Their growth has become controversial among those wedded to the status quo, but charters undeniably are effective, especially in urban areas. After four years in a charter, urban students learn about 50% more a year than demographically similar students in traditional public schools, according to a 2015 report from Stanford’s Center for Research on Education Outcomes.

The American cities that have most improved their schools are those that have embraced charters wholeheartedly. Their success suggests that policy makers should stop thinking of charters as an innovation around the edges of the public-school system—and realize that they simply are a better way to organize public education.

New Orleans, which will be 100% charters next year, is America’s fastest-improving city when it comes to education. Test scores, graduation and dropout rates, college-going rates and independent studies all tell the same story: The city’s schools have doubled or tripled their effectiveness in the decade since the state began turning them over to charter operators.

More than 80% of their students are African-American, and an equal percentage qualify for free or reduced-price lunch. But on the most important metrics—graduation and college-going rates—New Orleans became the first high-poverty city to outperform its overall state in 2015 and 2016.

Or consider Washington. In 1996 Congress created a Public Charter School Board for the capital. After 20 years, its 120 schools educate 46% of the city’s public-school students. As in New Orleans, the board closes charter schools in which kids are falling behind, while encouraging the best to expand or open new schools.

The competition from charters helped spur Washington’s mayor to take control of the failing school district and initiate profound reforms. The district is improving rapidly. Yet my analysis of available data suggests the charter sector still performs better. The difference with African-American and low-income students is dramatic, even though charters receive between $6,000 and $7,000 less per pupil annually than district schools do.

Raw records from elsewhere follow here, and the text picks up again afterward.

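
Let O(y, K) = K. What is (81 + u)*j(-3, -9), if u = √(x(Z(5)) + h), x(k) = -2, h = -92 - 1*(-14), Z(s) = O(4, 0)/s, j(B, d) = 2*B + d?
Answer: -1215 - 60*I*√5 ≈ -1215.0 - 134.16*I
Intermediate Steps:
j(B, d) = d + 2*B
Z(s) = 0 (Z(s) = 0/s = 0)
h = -78 (h = -92 + 14 = -78)
u = 4*I*√5 (u = √(-2 - 78) = √(-80) = 4*I*√5 ≈ 8.9443*I)
(81 + u)*j(-3, -9) = (81 + 4*I*√5)*(-9 + 2*(-3)) = (81 + 4*I*√5)*(-9 - 6) = (81 + 4*I*√5)*(-15) = -1215 - 60*I*√5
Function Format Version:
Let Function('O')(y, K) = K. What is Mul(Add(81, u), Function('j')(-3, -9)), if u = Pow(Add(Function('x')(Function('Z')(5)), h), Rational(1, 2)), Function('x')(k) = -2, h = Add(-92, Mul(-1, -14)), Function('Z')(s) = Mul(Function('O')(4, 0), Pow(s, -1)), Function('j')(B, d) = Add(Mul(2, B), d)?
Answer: Add(-1215, Mul(-60, I, Pow(5, Rational(1, 2)))) ≈ Add(-1215.0, Mul(-134.16, I))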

He goes on to celebrate what charter schools have accomplished in cities such as Denver, Camden, Indianapolis, and Memphis in which large percentages of the students now attend charters and similar innovative schools.

A century ago reformers reinvented our public-school systems to cope with the new realities of the Industrial Era. They created the centralized, bureaucratic school systems most of us grew up with. Today reformers are creating a postbureaucratic system, in which schools have autonomy but are held accountable for performance. Parents have choices among schools with a variety of learning models, and authorizers steer the system but do not operate schools.

The teachers unions hate this model, because most charter schools are not unionized. But if someone discovered a vaccine to cure cancer, would anyone limit its use because hospitals and drug companies found it threatening?